Ephraim Peleg was born Ferdynand Verderber in Krakow, Poland in 1936. A survivor of the Holocaust, Peleg was sent to Israel when he was nine years old with his brother after learning that both parents were killed in the concentration camps. In Israel he studied at the Avni Institute of Art and privately with well known artists such as Marcel Janko, Josef Zaritzky, Chaim Kive, and Ernst Fuchs. Later, while living in Jerusalem, he worked as an assistant instructor of sculpture at the Bezalel Academy of Art, organized the after school art program for the entire city, and taught art for UNESCO.

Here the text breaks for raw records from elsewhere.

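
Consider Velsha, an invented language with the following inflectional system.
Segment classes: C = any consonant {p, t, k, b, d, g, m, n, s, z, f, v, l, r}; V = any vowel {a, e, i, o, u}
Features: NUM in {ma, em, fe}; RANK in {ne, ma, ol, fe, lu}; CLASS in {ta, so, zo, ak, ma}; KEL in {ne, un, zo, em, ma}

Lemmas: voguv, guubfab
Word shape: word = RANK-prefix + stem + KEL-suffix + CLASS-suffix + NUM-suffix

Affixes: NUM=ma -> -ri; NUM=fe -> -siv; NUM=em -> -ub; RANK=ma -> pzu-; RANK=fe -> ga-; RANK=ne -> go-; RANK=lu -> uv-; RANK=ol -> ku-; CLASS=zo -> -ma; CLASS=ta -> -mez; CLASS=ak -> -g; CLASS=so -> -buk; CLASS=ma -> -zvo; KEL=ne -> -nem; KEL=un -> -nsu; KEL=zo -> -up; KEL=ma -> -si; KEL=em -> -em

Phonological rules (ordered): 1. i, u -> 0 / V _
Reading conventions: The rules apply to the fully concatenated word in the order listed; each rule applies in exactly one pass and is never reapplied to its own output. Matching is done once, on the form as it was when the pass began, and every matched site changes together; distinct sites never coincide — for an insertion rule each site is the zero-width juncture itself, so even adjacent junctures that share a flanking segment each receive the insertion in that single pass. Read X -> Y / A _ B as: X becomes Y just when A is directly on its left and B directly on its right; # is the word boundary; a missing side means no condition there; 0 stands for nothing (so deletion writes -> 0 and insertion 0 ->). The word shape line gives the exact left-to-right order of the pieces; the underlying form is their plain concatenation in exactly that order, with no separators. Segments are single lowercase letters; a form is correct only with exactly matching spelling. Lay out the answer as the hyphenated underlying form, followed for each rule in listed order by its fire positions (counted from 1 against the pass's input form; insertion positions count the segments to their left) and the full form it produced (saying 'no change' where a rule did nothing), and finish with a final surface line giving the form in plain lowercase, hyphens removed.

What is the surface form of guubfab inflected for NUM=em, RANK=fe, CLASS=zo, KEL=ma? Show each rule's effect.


underlying: ga-guubfab-si-ma-ub
1. i, u -> 0 / V _: fires at position(s) 5, 14: gagubfabsimab
surface: gagubfabsimab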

Peleg came to the United States when he was commissioned to create a large scale interactive sculpture for Cedar Crest College in Allentown, Pennsylvania in 1978. Since then, he has created outdoor sculptures for Lehigh University, Temple University, University of Pennsylvania, and B'nai B'rith House. He has participated in major invitational outdoor exhibits such as Chesterwood (Massachusetts) and Cheltenham (Pennsylvania) and has exhibited broadly throughout Israel, Europe, and the United States in museums and galleries in one man and group shows.

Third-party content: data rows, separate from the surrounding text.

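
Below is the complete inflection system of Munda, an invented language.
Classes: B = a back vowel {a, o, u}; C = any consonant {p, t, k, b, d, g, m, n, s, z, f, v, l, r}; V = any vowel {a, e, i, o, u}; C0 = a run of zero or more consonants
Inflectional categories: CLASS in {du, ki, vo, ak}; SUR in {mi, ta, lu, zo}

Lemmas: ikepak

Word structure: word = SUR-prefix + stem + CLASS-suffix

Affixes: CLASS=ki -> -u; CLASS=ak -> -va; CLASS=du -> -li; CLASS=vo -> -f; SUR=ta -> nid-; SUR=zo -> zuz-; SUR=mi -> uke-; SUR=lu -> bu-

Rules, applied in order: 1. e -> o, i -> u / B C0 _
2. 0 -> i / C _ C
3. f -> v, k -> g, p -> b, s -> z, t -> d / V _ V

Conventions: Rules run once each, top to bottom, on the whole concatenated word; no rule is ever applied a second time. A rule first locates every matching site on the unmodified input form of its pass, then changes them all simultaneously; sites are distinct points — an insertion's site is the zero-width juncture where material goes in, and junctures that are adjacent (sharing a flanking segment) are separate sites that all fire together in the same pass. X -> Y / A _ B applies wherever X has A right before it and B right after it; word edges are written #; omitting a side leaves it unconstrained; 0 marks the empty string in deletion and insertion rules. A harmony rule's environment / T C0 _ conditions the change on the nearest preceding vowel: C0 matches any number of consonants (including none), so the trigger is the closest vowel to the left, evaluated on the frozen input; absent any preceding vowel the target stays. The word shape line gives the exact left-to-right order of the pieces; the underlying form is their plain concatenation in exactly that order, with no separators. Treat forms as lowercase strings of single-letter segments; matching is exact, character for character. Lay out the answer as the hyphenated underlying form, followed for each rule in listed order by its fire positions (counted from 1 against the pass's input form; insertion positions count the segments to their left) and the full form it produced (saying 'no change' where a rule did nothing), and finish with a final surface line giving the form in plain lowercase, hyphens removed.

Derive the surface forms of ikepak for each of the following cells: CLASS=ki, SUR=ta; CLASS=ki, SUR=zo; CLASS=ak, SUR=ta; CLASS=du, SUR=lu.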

Peleg's large and small scale sculptures for private and public collections are fabricated from metal, wood, stone, and other media. As a result of his lost childhood and the loss of his son, Avihu in the War in Lebanon in 1982, he often relies on powerful forms and vibrant primary colors that appeal to children and the creative spirit in all of us; this is especially true of his kinetic wall paintings that allow viewers to interact with the work by moving pieces and changing compositions.